昨日までなら気持ちの良い天気だと評しただろう。
ジャオ家と言う地方貴族の三男に生まれ平和で豊かな毎日と少しの将来への不安を胸に、心安らかな気持ちで空を見上げただろう。
「それでは皆さん、お手元の『楽しい襲落旅行のシオリ』の1ページ目を開いて下さい」
聞こえてきた声に前を、というか現実を向くと、手元の小冊子を開きながらこちらに話しかけてくる女性が1人。俺の叔母、アンリ ジャオがイキイキと話している。
この叔母、父の妹だと言う話だがどう見ても俺と大差ない年齢にしか見えない。10代後半から20代前半に見える。40間近の人間には見えない。
その容姿もあるが、若くして家を飛び出し、婚約もせず、何をしているのか偶にフラッと実家に帰って来ては大金を置いてまたフラッと出て行くという、よく分からない行動から、親戚の中でもよく分からない浮いた存在として知られている。
俺も数回しか会ったことが無い。
「本日はここアスカラ村で仕事をします」
周囲に目をやる。
叔母さんの後ろの方に小さく村が見える。あれがアスカラ村とやらだろう。
俺と叔母さん以外には皮製の胸当など簡単な鎧類を身につけた40代くらいの男性が3人と、15、16くらいの年齢の男女が全部で12人いる。
「あそこのアスカラ村では先日の詐欺事件により被害者多数。遂には借金で首が回らなくなり盗賊に身をやつしています。近隣の被害者も合わさり約200名程の盗賊集落を築いております」
そう言って手に持った小冊子を丸めて村に突きつける。
「気の毒ではありますが盗賊行為は見過ごせません。早急な対応が求められます」
神妙な顔で話しているが声が弾んでいる。まったく同情していないのが声から伝わってくる。
「そんな訳で傭兵の皆々様には元村人、現盗賊の間引き作業のお手伝いをしてもらいます。数は多いですが所詮素人の寄せ集め、練度は低いですし覚悟もありません。1割2割切り捨てれば自然に崩壊するでしょう」
周りの人達は叔母がお金で雇った傭兵らしい。それにしては若いというか俺と大して歳が違わないのが大半だ。
「はい、ここまでで質問がある人は挙手してください」
事前にしっかりと説明はしてあるので誰も手をあげない。あくまで確認のためにしている説明だ。

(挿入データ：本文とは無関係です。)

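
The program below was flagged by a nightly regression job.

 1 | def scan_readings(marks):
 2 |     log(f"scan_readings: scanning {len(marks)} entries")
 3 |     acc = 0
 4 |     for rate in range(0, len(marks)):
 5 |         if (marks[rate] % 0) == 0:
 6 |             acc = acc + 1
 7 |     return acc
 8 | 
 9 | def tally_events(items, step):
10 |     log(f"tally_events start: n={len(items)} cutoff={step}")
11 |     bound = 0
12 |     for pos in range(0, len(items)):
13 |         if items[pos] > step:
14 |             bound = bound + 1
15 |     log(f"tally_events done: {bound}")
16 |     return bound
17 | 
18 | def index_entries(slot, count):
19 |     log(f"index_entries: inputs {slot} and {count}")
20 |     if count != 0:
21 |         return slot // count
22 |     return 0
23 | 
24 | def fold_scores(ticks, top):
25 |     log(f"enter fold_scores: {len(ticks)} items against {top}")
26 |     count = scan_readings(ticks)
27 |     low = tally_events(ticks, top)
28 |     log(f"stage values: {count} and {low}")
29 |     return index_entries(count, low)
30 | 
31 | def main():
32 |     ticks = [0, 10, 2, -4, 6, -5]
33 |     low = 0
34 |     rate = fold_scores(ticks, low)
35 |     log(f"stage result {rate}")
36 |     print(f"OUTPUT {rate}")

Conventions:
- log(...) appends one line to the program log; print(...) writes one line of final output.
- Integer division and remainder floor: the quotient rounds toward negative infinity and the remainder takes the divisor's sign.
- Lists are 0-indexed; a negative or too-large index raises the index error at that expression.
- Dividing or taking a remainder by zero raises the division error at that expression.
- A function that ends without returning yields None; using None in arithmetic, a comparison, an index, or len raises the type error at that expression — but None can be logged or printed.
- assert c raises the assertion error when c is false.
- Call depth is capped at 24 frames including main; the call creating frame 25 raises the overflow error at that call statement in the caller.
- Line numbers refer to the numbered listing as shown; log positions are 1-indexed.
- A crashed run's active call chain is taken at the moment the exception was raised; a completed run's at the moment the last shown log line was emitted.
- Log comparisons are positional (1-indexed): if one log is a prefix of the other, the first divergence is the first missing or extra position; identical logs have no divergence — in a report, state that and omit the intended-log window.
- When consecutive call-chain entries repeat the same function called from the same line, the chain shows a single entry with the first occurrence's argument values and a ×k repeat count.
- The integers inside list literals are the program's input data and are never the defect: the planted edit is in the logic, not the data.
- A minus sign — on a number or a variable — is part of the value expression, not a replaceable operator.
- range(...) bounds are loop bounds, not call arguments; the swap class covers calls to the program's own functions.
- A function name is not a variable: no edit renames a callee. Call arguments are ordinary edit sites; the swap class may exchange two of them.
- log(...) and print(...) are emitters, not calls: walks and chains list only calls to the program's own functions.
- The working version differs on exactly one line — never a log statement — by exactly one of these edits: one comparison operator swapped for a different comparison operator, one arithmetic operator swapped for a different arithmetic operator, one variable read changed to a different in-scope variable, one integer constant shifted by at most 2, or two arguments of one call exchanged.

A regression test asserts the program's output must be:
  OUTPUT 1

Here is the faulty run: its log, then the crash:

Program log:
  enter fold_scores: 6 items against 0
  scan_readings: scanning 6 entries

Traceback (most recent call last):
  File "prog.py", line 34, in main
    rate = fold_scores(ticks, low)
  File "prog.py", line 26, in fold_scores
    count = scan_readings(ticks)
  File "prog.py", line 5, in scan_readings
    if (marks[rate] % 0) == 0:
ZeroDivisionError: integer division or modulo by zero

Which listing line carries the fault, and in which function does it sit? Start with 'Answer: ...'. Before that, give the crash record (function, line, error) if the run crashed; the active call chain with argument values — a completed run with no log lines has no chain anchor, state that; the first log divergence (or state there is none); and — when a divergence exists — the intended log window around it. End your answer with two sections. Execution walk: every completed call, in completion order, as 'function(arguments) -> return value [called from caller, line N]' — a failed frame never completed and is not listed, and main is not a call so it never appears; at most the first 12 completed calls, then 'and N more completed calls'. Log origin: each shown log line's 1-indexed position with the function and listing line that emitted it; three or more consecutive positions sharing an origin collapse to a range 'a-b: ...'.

Answer: the defect is in scan_readings at line 5.
Core observation: The shown log is a 2-line prefix of the intended one, whose next entry is 'tally_events start: n=6 cutoff=0'.
Crash: scan_readings, line 5, ZeroDivisionError.
Call chain: main -> fold_scores([0, 10, 2, -4, 6, -5], 0) (called at line 34) -> scan_readings([0, 10, 2, -4, 6, -5]) (called at line 26).
First divergence: position 3; the shown log stops at 2 lines while the working version next logs 'tally_events start: n=6 cutoff=0'.
Intended log window:
  1: enter fold_scores: 6 items against 0
  2: scan_readings: scanning 6 entries
  3: tally_events start: n=6 cutoff=0
  4: tally_events done: 3
Execution walk:
  (no call completed)
Origin of each log line:
  1: emitted by fold_scores (line 25)
  2: emitted by scan_readings (line 2)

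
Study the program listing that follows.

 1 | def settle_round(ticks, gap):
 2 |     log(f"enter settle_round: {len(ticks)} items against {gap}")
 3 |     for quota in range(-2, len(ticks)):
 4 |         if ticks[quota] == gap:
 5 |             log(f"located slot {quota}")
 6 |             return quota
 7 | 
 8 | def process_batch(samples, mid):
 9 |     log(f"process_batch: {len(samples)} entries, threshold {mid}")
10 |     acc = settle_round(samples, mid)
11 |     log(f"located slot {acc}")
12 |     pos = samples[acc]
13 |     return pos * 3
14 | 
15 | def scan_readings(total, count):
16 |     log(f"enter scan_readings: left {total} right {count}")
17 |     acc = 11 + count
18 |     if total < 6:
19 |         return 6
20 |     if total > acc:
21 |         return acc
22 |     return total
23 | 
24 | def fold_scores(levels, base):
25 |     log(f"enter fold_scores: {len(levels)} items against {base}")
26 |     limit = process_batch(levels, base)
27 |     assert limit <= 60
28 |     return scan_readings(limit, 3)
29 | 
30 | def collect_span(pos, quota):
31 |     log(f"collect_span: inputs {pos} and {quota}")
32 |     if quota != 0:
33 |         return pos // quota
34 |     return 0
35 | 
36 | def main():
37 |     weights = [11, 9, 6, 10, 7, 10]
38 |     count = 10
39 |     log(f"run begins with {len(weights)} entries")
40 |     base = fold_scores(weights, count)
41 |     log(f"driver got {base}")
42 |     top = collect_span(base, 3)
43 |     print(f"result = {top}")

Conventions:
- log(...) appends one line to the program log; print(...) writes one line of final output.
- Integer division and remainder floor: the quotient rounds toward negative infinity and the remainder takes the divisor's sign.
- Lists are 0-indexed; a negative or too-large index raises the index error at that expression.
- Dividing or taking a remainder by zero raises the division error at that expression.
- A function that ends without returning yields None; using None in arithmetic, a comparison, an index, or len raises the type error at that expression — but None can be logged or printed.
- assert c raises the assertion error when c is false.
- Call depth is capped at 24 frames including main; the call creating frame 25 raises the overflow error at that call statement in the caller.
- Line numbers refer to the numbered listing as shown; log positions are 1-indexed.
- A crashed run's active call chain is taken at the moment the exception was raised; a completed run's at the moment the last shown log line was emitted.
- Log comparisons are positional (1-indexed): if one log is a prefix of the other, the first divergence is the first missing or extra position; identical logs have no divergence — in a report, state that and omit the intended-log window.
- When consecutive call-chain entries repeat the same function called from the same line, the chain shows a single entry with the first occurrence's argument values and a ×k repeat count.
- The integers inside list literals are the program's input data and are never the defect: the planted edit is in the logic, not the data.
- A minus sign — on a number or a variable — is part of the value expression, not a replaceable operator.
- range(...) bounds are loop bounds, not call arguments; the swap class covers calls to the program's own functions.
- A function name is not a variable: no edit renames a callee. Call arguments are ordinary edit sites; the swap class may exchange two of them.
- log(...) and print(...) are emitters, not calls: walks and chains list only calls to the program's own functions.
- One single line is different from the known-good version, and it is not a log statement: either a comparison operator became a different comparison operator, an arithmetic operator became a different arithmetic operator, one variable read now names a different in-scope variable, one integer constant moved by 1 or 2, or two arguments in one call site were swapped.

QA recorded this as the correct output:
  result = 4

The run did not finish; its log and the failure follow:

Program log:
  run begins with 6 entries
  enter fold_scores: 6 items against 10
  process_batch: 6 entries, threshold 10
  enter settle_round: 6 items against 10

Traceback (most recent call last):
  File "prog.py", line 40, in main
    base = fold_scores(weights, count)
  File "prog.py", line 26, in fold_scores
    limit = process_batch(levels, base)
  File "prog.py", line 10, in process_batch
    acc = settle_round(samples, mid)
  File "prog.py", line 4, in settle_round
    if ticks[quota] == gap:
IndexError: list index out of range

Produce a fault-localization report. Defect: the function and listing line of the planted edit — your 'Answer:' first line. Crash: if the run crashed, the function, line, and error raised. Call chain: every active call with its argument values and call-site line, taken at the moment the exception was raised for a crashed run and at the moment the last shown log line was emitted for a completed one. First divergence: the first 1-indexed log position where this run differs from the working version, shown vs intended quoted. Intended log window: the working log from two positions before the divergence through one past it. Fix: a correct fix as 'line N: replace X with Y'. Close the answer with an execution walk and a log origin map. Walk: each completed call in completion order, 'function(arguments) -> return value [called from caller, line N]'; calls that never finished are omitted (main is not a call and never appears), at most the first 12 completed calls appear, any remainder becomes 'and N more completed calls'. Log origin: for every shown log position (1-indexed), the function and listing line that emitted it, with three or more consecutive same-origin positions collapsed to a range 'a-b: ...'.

Answer: the defect is in settle_round at line 3.
The tell: Only 4 log lines were emitted before the run died; the intended continuation was 'located slot 3'.
Crash: settle_round, line 4, IndexError.
Call chain: main -> fold_scores([11, 9, 6, 10, 7, 10], 10) (called at line 40) -> process_batch([11, 9, 6, 10, 7, 10], 10) (called at line 26) -> settle_round([11, 9, 6, 10, 7, 10], 10) (called at line 10).
First divergence: position 5 — the faulty run's log ends after 4 lines; the working version continues with 'located slot 3'.
Intended log window:
  3: process_batch: 6 entries, threshold 10
  4: enter settle_round: 6 items against 10
  5: located slot 3
  6: located slot 3
Execution walk:
  (no call completed)
Log line origins:
  1: logged in main at line 39
  2: logged in fold_scores at line 25
  3: logged in process_batch at line 9
  4: logged in settle_round at line 2
A correct fix: line 3: replace `-2` with `0`.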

「はい、それでは最後に注意事項の確認です。今回の仕事はあくまで内乱の鎮圧が目的です。彼等は我が国の国民であり、大切な資産です。殺害は最小限に、降伏後の殺傷は禁止します。また、掠奪、強姦の類も同様です。その分、お給金は多く支給させてもらっています。万が一見かけた場合相応のペナルティを課しますのでご注意を」
これも事前に周知しているだけに疑問や反論は起こらない。
「はい、それではリーダーさん、後はよろしくお願いします」
「了解した。よーし、それじゃあお前達、行くぞー」
「「「「ウィーっす」」」」
そう言って40代のベテランっぽいおっさんが皆を引き連れて村に向かって行く。
空を見上げる。良い天気だ。
「なぁ、叔母さん」
叔母と2人だけ残されて、つい話し掛ける。
「何かね?リトルヤングスモールミニマムファッ◯ンネフュー?」
「すみません、アンリさん。質問よろしいでしょうか」
物凄い切り返しがきた。
「何だい、クロム君」
色々聞きたい事はある。あるがまずは…
「俺は何でここにいるんですか?」
コレだ‼︎
「ていうか、何で俺が内乱の鎮圧に駆り出されてるの!何で家族の中で俺1人だけなの⁈何で領地の治安維持を傭兵がしてるの‼︎」
他の家族はどうした!領地の私兵はどうしたの‼︎
配られた『襲落旅行のシオリ』とやらを地面に叩きつけ、思わず叫んだ。